IRS to more actively seek those that hide income
WASHINGTON — The Internal Revenue Service plans to focus more attention on high-income individuals and those involved in tax avoidance schemes such as credit cards issued by offshore banks.
The intent of the new audit strategy announced Thursday is to uncover methods taxpayers use to avoid taxes and hide income from the IRS, rather than simply checking returns that are filed for mistakes or relatively simple omissions.
IRS Commissioner Charles Rossotti, while insisting the agency is "not giving anybody a free ride," said the aim is to free up auditors to focus on such things as tax shelters, offshore credit cards used to hide income, wealthy people who fail to file returns and other major problems.
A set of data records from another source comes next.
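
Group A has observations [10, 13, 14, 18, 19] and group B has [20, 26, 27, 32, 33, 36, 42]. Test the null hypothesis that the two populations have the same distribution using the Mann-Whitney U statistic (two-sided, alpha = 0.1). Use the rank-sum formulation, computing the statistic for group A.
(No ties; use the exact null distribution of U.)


Step 1: Combine and sort all 12 observations; assign midranks.
sorted (value, group): (10,X), (13,X), (14,X), (18,X), (19,X), (20,Y), (26,Y), (27,Y), (32,Y), (33,Y), (36,Y), (42,Y)
ranks: 10->1, 13->2, 14->3, 18->4, 19->5, 20->6, 26->7, 27->8, 32->9, 33->10, 36->11, 42->12
Step 2: Rank sum for X: R1 = 1 + 2 + 3 + 4 + 5 = 15.
Step 3: U_X = R1 - n1(n1+1)/2 = 15 - 5*6/2 = 15 - 15 = 0.
       U_Y = n1*n2 - U_X = 35 - 0 = 35.
Step 4: No ties, so the exact null distribution of U (based on enumerating the C(12,5) = 792 equally likely rank assignments) gives the two-sided p-value.
Step 5: p-value = 0.002525; compare to alpha = 0.1. reject H0.

U_X = 0, p = 0.002525, reject H0 at alpha = 0.1.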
"The real world is such that we have limited resources," Rossotti said. "We are trying to figure out as best we can where is the most threat to the system."
The IRS estimates the nation's "tax gap," the difference between income taxes that should be paid and what is actually collected, at $207 billion annually. Not all of that lost revenue is due to cheating, but evaders do make up a significant portion.
Much of the unpaid tax bill comes from income that is never reported to the IRS. To get at this problem, the IRS has developed a new statistical method of selecting returns with a high probability of unreported income.
Rossotti said the previous formula used "did not focus on what was not on the return, on income that might not have been reported at all."
Among the tax avoidance schemes to be targeted for audits are promoters of nonexistent slavery reparations, who make frivolous arguments to avoid filing returns, abusive tax shelters and trusts and employment schemes such as paying in cash and filing false payroll tax returns.
Rossotti said the IRS already has 150 ongoing audits of tax shelter promoters, with another 150 in the beginning stages of an audit.
Focusing more audits on higher-income taxpayers would also alter the perception that the IRS pays greater attention to the modest-income people than to the rich. While calling that perception unfair, Rossotti did say that because 60 percent of income taxes are paid by those earning $100,000 an up, it was important to concentrate on them.
The move also comes as the IRS struggles to increase the number of returns it audits, which rose slightly to 732,000 last year — about 1 in every 173 — but remains far below the 1.9 million audited in 1996. The IRS is in the midst of a project, its first since 1988, of randomly auditing about 50,000 of this year's returns to gather research on tax filing and errors.
"The really big point is that we're trying to maintain the faith that the honest taxpayer has in the system," Rossotti said. "We know that when people abuse the system, it tends to reduce that faith."